From classification to communication- using machine learning to distinguish bird sounds
Po-Han Lee1*, Shih-Kai Hong1, Tian-Rui Chung2, Te-Wei Chen3, Kuan-Lin Chen4, Yin-Kuo Wang5
1Affiliated Senior High School, National Taiwan Normal University, Taipei, Taiwan
2Computer Science and information Engineering, National Chung Cheng University, Chiayi, Taiwan
3Mathematical Science, National Changchi University, Taipei, Taiwan
4Taipei Municipal Jianguo High School, Taipei, Taiwan
5Center for General Education and Department of Physics, National Taiwan Normal University, Taipei, Taiwan
* Presenter:Po-Han Lee, email:leepohan@gmail.com
In order to prove that bird song has different sound characteristics in different physiological periods and different bird species, we have decided to use the Japanese white-eye datasets and the XC datasets, collected from xeno-canto.org, to solve the problems of distinguishing physiological period and bird species respectively. We have divided the Japanese white-eye data into seven different physiological periods and gotten the top 18 recorded species of B grade data from the XC website.
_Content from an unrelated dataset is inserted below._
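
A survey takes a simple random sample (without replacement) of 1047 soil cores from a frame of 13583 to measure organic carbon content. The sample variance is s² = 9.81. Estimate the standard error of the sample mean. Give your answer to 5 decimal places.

Under SRS without replacement, Var(ȳ) = (1 − f)·s²/n with f = n/N = 1047/13583 = 0.07708165.
Var(ȳ) = (1 − 0.07708165)·9.81/1047 = 0.92291835·0.0093696275 = 0.0086474012.
SE(ȳ) = √(0.0086474012) = 0.09299.

0.09299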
The pre-processing is under the process of noise removal, cutting, and related conversion of Mel Spectrogram and MFCC to the graphs of Time-Frequency. The experimental setting is conducted as the process in which Convolution Module is assigned as the base, connected to the LSTM, GRU, Attention models, and the BERT-based model and we tried to combine Feed Forward Network as the ConvID model. The experimental results illustrate the best effect by assigning Conv1D and the BERT-based model, and the related accuracy of the two analysis can reach up to 97.7% and 78.9% (the macro F1-score). In addition to using the t-SNE dimension reduction and Visualized Attention Map, we are able to further prove that bird songs in different physiological periods and species have indeed exhibited different characteristics.